Harriet Miers: No judicial opinions, but she has written about Bush’s dog
Reaching out to his office staff, George W. Bush has nominated one of them, old Texas pal Harriet Miers, to the Supreme Court.
I told you yesterday that Halloween was coming early this year. Once again, Bush is rewarding personal loyalty at the expense of the country. She has no record as a judge, but she has spent quite a bit of time helping Bush prepare for his speeches and overseeing the paperwork as his official secretary. I’m not knocking secretaries or secretarial work — but Miers is simply one of Bush’s aides. That’s it.
This is an instance of court cronyism unmatched since LBJ put pal Abe Fortas on the court in the ’60s and later tried unsuccessfully to make him Chief Justice of the United States.
Fortas, at least, had had a long history of involvement in social issues and key court cases, like Gideon v. Wainwright
In an interesting twist of SCOTUS history, Fortas was eventually forced off the court after he was linked to a scandalous financier, but Nixon replaced him with Harry Blackmun, who had been a judge — and who later went on to author Roe v. Wade.
How could anybody have foreseen that turn of events? And how could I have known yesterday, when I wrote about that cute little feller Barney, that the POTUS’s terrier would again come into play today as a legit part of a news story?
Turns out that although Miers has issued zero legal opinions, she has written about Barney. In August 2004, on the Bush regime’s interactive Ask the White House, Miers took to the keyboard to answer questions. Here was one of the exchanges:
Harriet Miers: The President throws the horseshoes to Barney, and Barney runs after them. Metal horseshoes are too heavy for Barney to lift, so he doesn’t carry them around. Instead he moves them around with his nose. He has figured out pretty quickly how to get under the horseshoe enough to flip it over. As you know, the President loves horsing around with Barney.
Bush described Miers this morning as someone who has “devoted her life to the rule of law.” What would he know about that?
For that matter, what would she know? Early in his term, Miers was the White House Staff Secretary, in charge of the paperwork that comes through the Oval Office. Just before the unjustified invasion of Iraq, she was performing her duties faithfully by helping Bush prepare his State of the Union speech.
When Bush put another crony, Alberto Gonzales, over at Justice to replace John Ashcroft, Miers became the White House counsel. That still doesn’t qualify her to be on the Supreme Court.
You’ll hear arguments that, well, Bill Rehnquist was never a judge before Nixon put him on the Supreme Court. Yeah, well, that proves my point. Rehnquist was just a lawyer and sleazy GOP operative in Phoenix before he traded his black hat for a black robe.

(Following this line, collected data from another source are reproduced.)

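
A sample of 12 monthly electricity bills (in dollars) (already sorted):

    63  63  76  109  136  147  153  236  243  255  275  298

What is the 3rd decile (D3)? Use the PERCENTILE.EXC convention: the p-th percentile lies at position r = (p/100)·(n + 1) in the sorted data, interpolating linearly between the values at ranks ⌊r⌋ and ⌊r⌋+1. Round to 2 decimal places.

n = 12.
r = (30/100)·(12 + 1) = 3.9.
Rank 3 is 76 and rank 4 is 109.
Interpolate: 76 + 0.9·(109 − 76) = 76 + 0.9·33 = 105.7.

105.70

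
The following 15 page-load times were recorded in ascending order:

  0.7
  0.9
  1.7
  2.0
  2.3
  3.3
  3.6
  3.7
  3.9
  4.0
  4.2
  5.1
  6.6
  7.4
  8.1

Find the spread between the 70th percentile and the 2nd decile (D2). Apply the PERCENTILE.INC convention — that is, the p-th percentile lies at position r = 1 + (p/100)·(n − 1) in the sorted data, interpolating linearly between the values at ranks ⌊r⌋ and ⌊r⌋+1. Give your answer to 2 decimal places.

2.22

n = 15.
P20: r = 3.8; ranks 3–4 are 1.7, 2.0; interpolating gives 1.94.
P70: r = 10.8; ranks 10–11 are 4.0, 4.2; interpolating gives 4.16.
Difference: 4.16 − 1.94 = 2.22.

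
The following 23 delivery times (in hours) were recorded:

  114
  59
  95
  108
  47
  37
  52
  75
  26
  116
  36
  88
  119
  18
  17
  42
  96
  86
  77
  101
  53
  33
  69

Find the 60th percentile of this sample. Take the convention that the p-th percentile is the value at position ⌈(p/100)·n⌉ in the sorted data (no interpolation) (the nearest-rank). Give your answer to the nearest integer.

Sorted: 17, 18, 26, 33, 36, 37, 42, 47, 52, 53, 59, 69, 75, 77, 86, 88, 95, 96, 101, 108, 114, 116, 119.
n = 23.
Position = ⌈60/100 · 23⌉ = ⌈13.8⌉ = 14.
The value at rank 14 is 77.

77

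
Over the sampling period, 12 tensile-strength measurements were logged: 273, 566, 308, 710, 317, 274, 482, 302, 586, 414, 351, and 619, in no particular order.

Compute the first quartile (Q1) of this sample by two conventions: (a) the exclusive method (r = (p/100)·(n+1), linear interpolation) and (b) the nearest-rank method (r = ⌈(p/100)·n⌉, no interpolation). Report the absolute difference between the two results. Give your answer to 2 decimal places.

Sorted: 273, 274, 302, 308, 317, 351, 414, 482, 566, 586, 619, 710.
n = 12.
(a) r = 3.25; between ranks 3 (302) and 4 (308): 303.5.
(b) the nearest-rank method: rank 3 → 302.
|303.5 − 302| = 1.5.

1.50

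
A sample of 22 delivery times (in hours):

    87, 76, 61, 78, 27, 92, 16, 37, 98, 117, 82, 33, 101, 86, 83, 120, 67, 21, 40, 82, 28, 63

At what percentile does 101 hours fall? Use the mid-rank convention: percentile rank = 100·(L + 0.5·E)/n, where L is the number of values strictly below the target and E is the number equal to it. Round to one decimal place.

Sorted: 16, 21, 27, 28, 33, 37, 40, 61, 63, 67, 76, 78, 82, 82, 83, 86, 87, 92, 98, 101, 117, 120.
Count below 101: L = 19; count equal: E = 1; n = 22.
Percentile rank = 100·(19 + 0.5·1)/22 = 100·19.5/22 = 88.64.

88.6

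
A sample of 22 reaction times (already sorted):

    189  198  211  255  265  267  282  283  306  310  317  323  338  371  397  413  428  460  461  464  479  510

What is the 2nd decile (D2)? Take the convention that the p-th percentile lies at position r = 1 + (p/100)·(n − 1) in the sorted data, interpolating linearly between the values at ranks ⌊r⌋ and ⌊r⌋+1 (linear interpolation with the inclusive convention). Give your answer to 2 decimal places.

265.40

n = 22.
r = 1 + (20/100)·(22 − 1) = 1 + 4.2 = 5.2.
Rank 5 is 265 and rank 6 is 267.
Interpolate: 265 + 0.2·(267 − 265) = 265 + 0.2·2 = 265.4.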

And there are degrees of cronyism. Rehnquist was the kind of lawyer who stopped blacks and Latinos from voting, as I’ve noted. At least in the case of LBJ’s court cronyism, the operative in question, Fortas, had actually worked to help marginalized people get legal representation when facing criminal charges.
Back to Miers: In Texas, she was a bigwig in the legal establishment, but not exactly a notable legal mind. Bush, however, did think enough of her that he made her chief of the Texas Lottery Commission.
Next thing you know, bingo!, she’s on the Supreme Court.